While teaching technology strategy at MIT, Yin noticed an industrial organization emerging around cell phones and apps after the introduction of the smartphone in 2007. The moment had echoes from the early days of online auctions. Intrigued, she began studying the mobile app economy from her office in Cambridge.
“The beginning of that whole industry was literally in South San Francisco, not even in the Bay Area,” she said. “All these little startups found these little, little offices and did their thing. And I really wanted to be closer to the action.”
The desire to be at the center of the burgeoning mobile computing industry led her back to Stanford, where she co-founded the Mobile Innovation Group with another of her former advisors, economist Tim Bresnahan. Yin’s research focused on entrepreneurship in the mobile app industry as it emerged and evolved with competing mobile services.
This line of research led to a greater focus on entrepreneurship, which she taught at USC from 2016 until she started at Amazon.
While at USC, Yin helped create a required course for the MBA program on critical thinking. The curriculum is centered on helping students deal with ambiguity—how to make progress in the face of uncertainty. Her former students, now at Amazon, tell her they regularly apply lessons from the course, such as taking a few minutes to ask another question about a problem, to advance their thinking.
“That was the spirit of the class,” she said. “What are these little tools that you might think of as little interventions that aren’t going to think optimally, but will get you thinking better? So, when you practice those skills, you’re going to get faster and better and eventually develop that muscle.”
“As a teacher, Pai-Ling allowed her students to think outside the box—each answer begets a new question, and good solutions often come by probing wider and deeper,” said Darren Setiawan, a senior product manager at Amazon who was Yin’s student, teaching assistant and research assistant at USC. “I particularly enjoyed her courses and often refer back to her framework when dealing with complex work and life decisions.”
Practice what you learn
When COVID-19 hit, Yin had been in academia for nearly two decades and was ready for a change. The opportunity to become a member of Amazon brought a chance to put her many years of training as an economist and researcher into practice. For example, she brings short- and long-term thinking to the problems her team is asked to solve.
“In the short term, the problem is, what is the cost-benefit analysis of the problem we’re facing now? But the world is dynamic and changing. You know the analysis has to be redone in a few years. How do we think about anticipating flexibility in the models we’re creating?” she explained.
The teacher in her also embraces ambiguity and looks forward to the next big problem her team solves, whatever that is.

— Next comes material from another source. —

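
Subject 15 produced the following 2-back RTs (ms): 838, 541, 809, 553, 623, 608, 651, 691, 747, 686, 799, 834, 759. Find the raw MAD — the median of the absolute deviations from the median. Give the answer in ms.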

“That’s the exciting part,” she said.
Solving this problem, she noted, will require collaboration between people with a wide range of expertise — economists, data scientists, psychologists, engineers and program managers. That’s why she recommends that young researchers learn to appreciate the world through multiple lenses: the lenses of their specific areas of expertise as well as the lenses of their peers and colleagues.
“You have expertise, and that’s wonderful,” she said, as if addressing a group of newly minted Ph.D.s. “But it is now your task to find out where you can contribute and where you want to learn from others. That approach will contribute to a richer life both socially and problem-solving.”